Le blues du loser solitaire

Goalie, ex-junkie, la trentaine bien sonnée, sort de prison et tente de repartir à zéro dans sa ville natale de Schummertal. Il la retrouve grise et pluvieuse sous novembre, revoit ses vieux copains, déniche un travail, tombe amoureux de Regula, la serveuse du bistro du coin déjà en cou­ple, fera même avec elle une escapade en Espagne... S’il est un peu baratineur, un peu alcoolique, c’est avant tout un bon gars. Naïveté, fidélité à l’enfance? C’est parce qu’il n’a pas voulu dénoncer Ueli, son ami de toujours, qu’il a passé un an en prison. Mais il découvrira peu à peu qu’il a été trahi et que certains ont profité de sa gentillesse.

On avait suivi les tribulations de cet antihéros attachant dans Der Goalie bin ig de Pedro Lenz, best-seller en Suisse alémanique paru ce printemps en français sous le titre Faut quitter Schummertal! (lire notre critique). On le retrouve donc à l’écran dans Le Gardien c’est moi, incarné par un Marcus Signer bouleversant de justesse. Sur un scénario signé Jasmine Hoch et Lenz lui-même, ce quatrième long métrage de l’Argovienne Sabine Boss restitue à merveille l’esprit du roman, son humour et sa mélancolie douce-amère, tandis que le rugueux bärn­dütsch lui donne son rythme et sa couleur.

C’est tout un monde qui surgit, dans la banalité d’une petite ville bernoise des années 1980, avec son étroi­tesse et ses personnages emblématiques, établis ou marginaux, qui se connaissent depuis toujours.

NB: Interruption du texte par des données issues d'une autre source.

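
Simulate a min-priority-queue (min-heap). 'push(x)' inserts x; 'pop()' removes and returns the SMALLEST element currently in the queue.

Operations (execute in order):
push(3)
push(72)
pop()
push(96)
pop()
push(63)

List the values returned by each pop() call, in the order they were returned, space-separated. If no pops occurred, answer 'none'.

Answer: 3 72

Derivation:
push(3): heap contents = [3]
push(72): heap contents = [3, 72]
pop() → 3: heap contents = [72]
push(96): heap contents = [72, 96]
pop() → 72: heap contents = [96]
push(63): heap contents = [63, 96]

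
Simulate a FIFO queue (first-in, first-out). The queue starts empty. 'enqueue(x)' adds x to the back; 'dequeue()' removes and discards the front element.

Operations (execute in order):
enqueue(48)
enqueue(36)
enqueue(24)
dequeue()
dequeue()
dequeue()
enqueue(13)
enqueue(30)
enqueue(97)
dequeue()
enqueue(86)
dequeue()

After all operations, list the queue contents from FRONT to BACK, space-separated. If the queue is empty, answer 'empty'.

Answer: 97 86

Derivation:
enqueue(48): [48]
enqueue(36): [48, 36]
enqueue(24): [48, 36, 24]
dequeue(): [36, 24]
dequeue(): [24]
dequeue(): []
enqueue(13): [13]
enqueue(30): [13, 30]
enqueue(97): [13, 30, 97]
dequeue(): [30, 97]
enqueue(86): [30, 97, 86]
dequeue(): [97, 86]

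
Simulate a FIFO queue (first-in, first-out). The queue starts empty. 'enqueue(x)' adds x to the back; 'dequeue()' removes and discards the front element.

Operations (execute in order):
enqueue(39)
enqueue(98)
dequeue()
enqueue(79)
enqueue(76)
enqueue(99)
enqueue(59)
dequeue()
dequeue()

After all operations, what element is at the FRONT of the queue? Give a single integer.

Answer: 76

Derivation:
enqueue(39): queue = [39]
enqueue(98): queue = [39, 98]
dequeue(): queue = [98]
enqueue(79): queue = [98, 79]
enqueue(76): queue = [98, 79, 76]
enqueue(99): queue = [98, 79, 76, 99]
enqueue(59): queue = [98, 79, 76, 99, 59]
dequeue(): queue = [79, 76, 99, 59]
dequeue(): queue = [76, 99, 59]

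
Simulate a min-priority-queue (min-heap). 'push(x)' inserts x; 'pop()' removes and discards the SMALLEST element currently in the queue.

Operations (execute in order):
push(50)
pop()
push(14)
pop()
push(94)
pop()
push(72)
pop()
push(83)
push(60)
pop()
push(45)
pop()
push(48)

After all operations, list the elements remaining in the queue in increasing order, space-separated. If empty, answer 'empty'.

push(50): heap contents = [50]
pop() → 50: heap contents = []
push(14): heap contents = [14]
pop() → 14: heap contents = []
push(94): heap contents = [94]
pop() → 94: heap contents = []
push(72): heap contents = [72]
pop() → 72: heap contents = []
push(83): heap contents = [83]
push(60): heap contents = [60, 83]
pop() → 60: heap contents = [83]
push(45): heap contents = [45, 83]
pop() → 45: heap contents = [83]
push(48): heap contents = [48, 83]

Answer: 48 83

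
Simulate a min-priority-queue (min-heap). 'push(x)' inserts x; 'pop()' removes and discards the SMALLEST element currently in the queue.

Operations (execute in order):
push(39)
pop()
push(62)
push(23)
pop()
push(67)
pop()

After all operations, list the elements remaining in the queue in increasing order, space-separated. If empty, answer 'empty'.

Answer: 67

Derivation:
push(39): heap contents = [39]
pop() → 39: heap contents = []
push(62): heap contents = [62]
push(23): heap contents = [23, 62]
pop() → 23: heap contents = [62]
push(67): heap contents = [62, 67]
pop() → 62: heap contents = [67]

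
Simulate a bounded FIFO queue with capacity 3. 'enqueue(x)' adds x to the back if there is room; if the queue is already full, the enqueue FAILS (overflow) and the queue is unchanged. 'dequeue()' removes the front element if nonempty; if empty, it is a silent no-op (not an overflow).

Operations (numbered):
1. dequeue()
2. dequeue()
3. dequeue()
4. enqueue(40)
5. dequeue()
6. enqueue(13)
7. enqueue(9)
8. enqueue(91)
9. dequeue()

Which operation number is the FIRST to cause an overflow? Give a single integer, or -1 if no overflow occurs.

Answer: -1

Derivation:
1. dequeue(): empty, no-op, size=0
2. dequeue(): empty, no-op, size=0
3. dequeue(): empty, no-op, size=0
4. enqueue(40): size=1
5. dequeue(): size=0
6. enqueue(13): size=1
7. enqueue(9): size=2
8. enqueue(91): size=3
9. dequeue(): size=2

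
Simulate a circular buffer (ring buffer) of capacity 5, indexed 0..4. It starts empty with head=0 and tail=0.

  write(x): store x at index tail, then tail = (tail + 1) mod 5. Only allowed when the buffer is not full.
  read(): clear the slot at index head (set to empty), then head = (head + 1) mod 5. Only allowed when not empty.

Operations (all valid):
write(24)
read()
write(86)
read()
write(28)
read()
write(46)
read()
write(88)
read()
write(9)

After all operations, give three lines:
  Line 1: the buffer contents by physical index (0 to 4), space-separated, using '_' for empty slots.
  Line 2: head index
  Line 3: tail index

write(24): buf=[24 _ _ _ _], head=0, tail=1, size=1
read(): buf=[_ _ _ _ _], head=1, tail=1, size=0
write(86): buf=[_ 86 _ _ _], head=1, tail=2, size=1
read(): buf=[_ _ _ _ _], head=2, tail=2, size=0
write(28): buf=[_ _ 28 _ _], head=2, tail=3, size=1
read(): buf=[_ _ _ _ _], head=3, tail=3, size=0
write(46): buf=[_ _ _ 46 _], head=3, tail=4, size=1
read(): buf=[_ _ _ _ _], head=4, tail=4, size=0
write(88): buf=[_ _ _ _ 88], head=4, tail=0, size=1
read(): buf=[_ _ _ _ _], head=0, tail=0, size=0
write(9): buf=[9 _ _ _ _], head=0, tail=1, size=1

Answer: 9 _ _ _ _
0
1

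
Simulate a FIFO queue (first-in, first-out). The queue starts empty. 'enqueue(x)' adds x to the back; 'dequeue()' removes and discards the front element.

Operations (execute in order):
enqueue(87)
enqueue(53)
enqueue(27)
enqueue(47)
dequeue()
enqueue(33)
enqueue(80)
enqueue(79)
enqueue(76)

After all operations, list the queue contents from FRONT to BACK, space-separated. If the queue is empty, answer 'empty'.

Answer: 53 27 47 33 80 79 76

Derivation:
enqueue(87): [87]
enqueue(53): [87, 53]
enqueue(27): [87, 53, 27]
enqueue(47): [87, 53, 27, 47]
dequeue(): [53, 27, 47]
enqueue(33): [53, 27, 47, 33]
enqueue(80): [53, 27, 47, 33, 80]
enqueue(79): [53, 27, 47, 33, 80, 79]
enqueue(76): [53, 27, 47, 33, 80, 79, 76]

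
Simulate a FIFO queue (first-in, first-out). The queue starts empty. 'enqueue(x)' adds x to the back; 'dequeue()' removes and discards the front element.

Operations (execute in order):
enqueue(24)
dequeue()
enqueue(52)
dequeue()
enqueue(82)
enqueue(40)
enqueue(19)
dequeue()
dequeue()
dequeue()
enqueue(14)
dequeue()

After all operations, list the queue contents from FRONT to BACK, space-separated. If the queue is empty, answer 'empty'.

Answer: empty

Derivation:
enqueue(24): [24]
dequeue(): []
enqueue(52): [52]
dequeue(): []
enqueue(82): [82]
enqueue(40): [82, 40]
enqueue(19): [82, 40, 19]
dequeue(): [40, 19]
dequeue(): [19]
dequeue(): []
enqueue(14): [14]
dequeue(): []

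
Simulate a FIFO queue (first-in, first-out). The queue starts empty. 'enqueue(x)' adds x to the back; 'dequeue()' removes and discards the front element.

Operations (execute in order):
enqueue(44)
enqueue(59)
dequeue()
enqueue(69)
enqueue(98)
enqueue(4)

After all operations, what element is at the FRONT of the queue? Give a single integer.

Answer: 59

Derivation:
enqueue(44): queue = [44]
enqueue(59): queue = [44, 59]
dequeue(): queue = [59]
enqueue(69): queue = [59, 69]
enqueue(98): queue = [59, 69, 98]
enqueue(4): queue = [59, 69, 98, 4]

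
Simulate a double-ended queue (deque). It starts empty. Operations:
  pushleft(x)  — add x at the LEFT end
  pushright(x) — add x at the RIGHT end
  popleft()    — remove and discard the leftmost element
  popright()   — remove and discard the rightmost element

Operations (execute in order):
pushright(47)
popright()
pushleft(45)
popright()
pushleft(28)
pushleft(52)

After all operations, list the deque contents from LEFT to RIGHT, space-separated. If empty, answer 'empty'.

Answer: 52 28

Derivation:
pushright(47): [47]
popright(): []
pushleft(45): [45]
popright(): []
pushleft(28): [28]
pushleft(52): [52, 28]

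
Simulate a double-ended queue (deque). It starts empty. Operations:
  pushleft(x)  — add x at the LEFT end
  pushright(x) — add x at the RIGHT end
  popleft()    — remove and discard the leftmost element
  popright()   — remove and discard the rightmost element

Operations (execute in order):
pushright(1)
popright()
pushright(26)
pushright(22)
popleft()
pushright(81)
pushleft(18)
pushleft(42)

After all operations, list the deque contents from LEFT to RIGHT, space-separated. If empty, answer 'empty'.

Answer: 42 18 22 81

Derivation:
pushright(1): [1]
popright(): []
pushright(26): [26]
pushright(22): [26, 22]
popleft(): [22]
pushright(81): [22, 81]
pushleft(18): [18, 22, 81]
pushleft(42): [42, 18, 22, 81]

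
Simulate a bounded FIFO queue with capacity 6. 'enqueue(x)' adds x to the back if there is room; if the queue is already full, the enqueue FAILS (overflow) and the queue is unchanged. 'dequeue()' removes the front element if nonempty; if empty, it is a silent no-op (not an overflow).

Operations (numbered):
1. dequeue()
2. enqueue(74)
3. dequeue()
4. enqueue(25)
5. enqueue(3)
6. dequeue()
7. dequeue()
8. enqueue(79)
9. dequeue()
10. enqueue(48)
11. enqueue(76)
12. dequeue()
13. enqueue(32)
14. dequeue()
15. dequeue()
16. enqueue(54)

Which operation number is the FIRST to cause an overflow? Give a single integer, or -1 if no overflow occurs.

1. dequeue(): empty, no-op, size=0
2. enqueue(74): size=1
3. dequeue(): size=0
4. enqueue(25): size=1
5. enqueue(3): size=2
6. dequeue(): size=1
7. dequeue(): size=0
8. enqueue(79): size=1
9. dequeue(): size=0
10. enqueue(48): size=1
11. enqueue(76): size=2
12. dequeue(): size=1
13. enqueue(32): size=2
14. dequeue(): size=1
15. dequeue(): size=0
16. enqueue(54): size=1

Answer: -1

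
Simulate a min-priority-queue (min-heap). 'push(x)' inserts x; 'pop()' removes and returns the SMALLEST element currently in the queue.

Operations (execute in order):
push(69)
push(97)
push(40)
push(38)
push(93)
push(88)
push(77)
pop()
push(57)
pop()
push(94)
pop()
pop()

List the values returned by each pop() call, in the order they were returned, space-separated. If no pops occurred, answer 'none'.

push(69): heap contents = [69]
push(97): heap contents = [69, 97]
push(40): heap contents = [40, 69, 97]
push(38): heap contents = [38, 40, 69, 97]
push(93): heap contents = [38, 40, 69, 93, 97]
push(88): heap contents = [38, 40, 69, 88, 93, 97]
push(77): heap contents = [38, 40, 69, 77, 88, 93, 97]
pop() → 38: heap contents = [40, 69, 77, 88, 93, 97]
push(57): heap contents = [40, 57, 69, 77, 88, 93, 97]
pop() → 40: heap contents = [57, 69, 77, 88, 93, 97]
push(94): heap contents = [57, 69, 77, 88, 93, 94, 97]
pop() → 57: heap contents = [69, 77, 88, 93, 94, 97]
pop() → 69: heap contents = [77, 88, 93, 94, 97]

Answer: 38 40 57 69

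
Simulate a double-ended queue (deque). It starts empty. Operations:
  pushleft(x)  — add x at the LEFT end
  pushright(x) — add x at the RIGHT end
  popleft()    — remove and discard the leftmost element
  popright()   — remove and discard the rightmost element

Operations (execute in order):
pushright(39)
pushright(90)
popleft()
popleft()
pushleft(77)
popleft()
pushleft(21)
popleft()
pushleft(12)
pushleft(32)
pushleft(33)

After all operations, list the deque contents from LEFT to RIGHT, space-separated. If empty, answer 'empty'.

pushright(39): [39]
pushright(90): [39, 90]
popleft(): [90]
popleft(): []
pushleft(77): [77]
popleft(): []
pushleft(21): [21]
popleft(): []
pushleft(12): [12]
pushleft(32): [32, 12]
pushleft(33): [33, 32, 12]

Answer: 33 32 12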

L’intrigue est d’ailleurs entrecoupée de flash-backs où, dans un flou nostalgique qui contraste avec la froideur de novembre, on les voit tous jouer au foot, Ueli et Goalie unis par une amitié sans faille. Si ce dernier a hérité de son surnom de «gardien», c’est qu’il s’est fait passer pour tel afin de sauver de la baston celui qui fit perdre l’équipe. Bouc émissaire au grand cœur, Goalie restera ce perdant magnifi­que qui porte sur le monde un regard confiant et un sourire désarmant. S’il apparaît ici plus taiseux que dans le roman, sa voix off ponctue délicieusement l’action. Pas de happy end en vue, bien sûr: c’est une douce tristesse qui flotte autour d’un Goalie esseulé dans le dernier plan du film.

Le Gardien c’est moi a été vu outre-Sarine par plus de 110 000 spectateurs  et a raflé quatre distinctions lors des derniers Prix du cinéma suisse: meilleurs film, scénario, acteur (Marcus Signer) et musique – le blues de Peter von Siebenthal et Richard Köchli souligne la mélancolie de ce cow-boy solitaire. Pourquoi donc sort-il sur les écrans romands au creux de l’été? Ce petit bijou tendre et cruel méritait bien mieux.